Astrophytum quadricostatum var. nudum
Botanical Name — Astrophytum quadricostatum var. nudum
Common Name — Bishops’ cap
Plant Family — Cactaceae
Astrophytum quadricostatum is one of six species in its genus. The generic name “Astrophytum’ translates from Latin to “star plant”. This species is known for having four ribs, hence the prefix “quad” in its specific epithet. Native to parts of Texas and northern and central Mexico, this cactus grows on the rocky slopes of mountains. It thrives in sunny, arid conditions. The nudum variety lacks the white pubescence found on most other species.
- These cacti prefer lots of sun, at least five hours of direct sun daily.
- Indoors a south facing window is ideal. Outdoors seat them in a place where they will get plenty of sun exposure, but protect them from intense, peak afternoon sun.
- Astrophytums like it hot!

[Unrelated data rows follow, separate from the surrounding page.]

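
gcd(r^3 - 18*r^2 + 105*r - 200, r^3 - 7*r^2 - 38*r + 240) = r^2 - 13*r + 40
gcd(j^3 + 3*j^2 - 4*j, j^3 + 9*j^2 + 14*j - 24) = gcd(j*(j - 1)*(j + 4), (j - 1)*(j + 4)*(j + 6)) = j^2 + 3*j - 4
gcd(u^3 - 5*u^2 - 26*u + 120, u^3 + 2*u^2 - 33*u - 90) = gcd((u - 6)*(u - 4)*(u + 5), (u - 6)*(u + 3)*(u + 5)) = u^2 - u - 30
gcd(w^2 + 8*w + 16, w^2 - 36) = 1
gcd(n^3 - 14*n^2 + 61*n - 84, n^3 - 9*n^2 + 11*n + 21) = n^2 - 10*n + 21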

Above 70 ºF in the summer is preferred. As these plants are native to North America, they are accustomed to seasonal cool weather.
- During the winter they prefer cooler temperatures, between 50 and 60 ºF. If grown outdoors, give your Astrophytum a sunny spot indoors once temperatures regularly drop below this.
- Astrophytums prefer to stay on the dry side. In the summer water them only when the soil has dried out entirely. Always err on the side of underwatering. They are built to withstand drought, and overwatering is one of the quickest ways to kill them.
- During the winter water very infrequently, if at all. It’s safe to cut back on watering entirely. This will encourage flowering during the spring!
- Astrophytums are native rocky, mountain slopes, and desert climate. They prefer a gritty, sharply draining mix. A cactus mix would work fine. You can amend it with sand or fine pumice up to 50% to improve grittiness and drainage.
- Cacti will produce one or more flowers between spring and summer. Creamy yellow flowers are borne from the apex, giving the appearance of a crown. This makes this plant a gorgeous ornamental specimen.
- Astrophytum plants flower once they’ve matured a bit. This can take up to six years. Exposing your cactus to drought while it is dormant during the winter will encourage blooming during the growing season.
- Typically, Astrophytums do not require fertilization. You can feed them during the active growing season to give them a boost or refresh their soil. Apply a balanced fertilizer diluted at half strength, once a month.
- Astrophytums are typically propagated by seed. Seeds are fragile and have a fairly short shelf life. Be gentle with them and sow quickly after harvesting to improve chances of germination.
- Sometimes these plants will produce offsets which can be separated and grown independently.
- Astrophytums are not especially susceptible to pests or diseases. Keep an eye out for common pests such as aphids, mealybugs, and scale.
- Root rot can be a common issue in the instance of overwatering.
Maintenance (pruning, legginess, repotting)
- Astrophytum plants are very low maintenance. They prefer to be pot bound. Repot them once every one to two years. Early spring is the best time to repot, when they are just awaking from their dormancy.
- Astrophytums are not known to be toxic to humans or pets.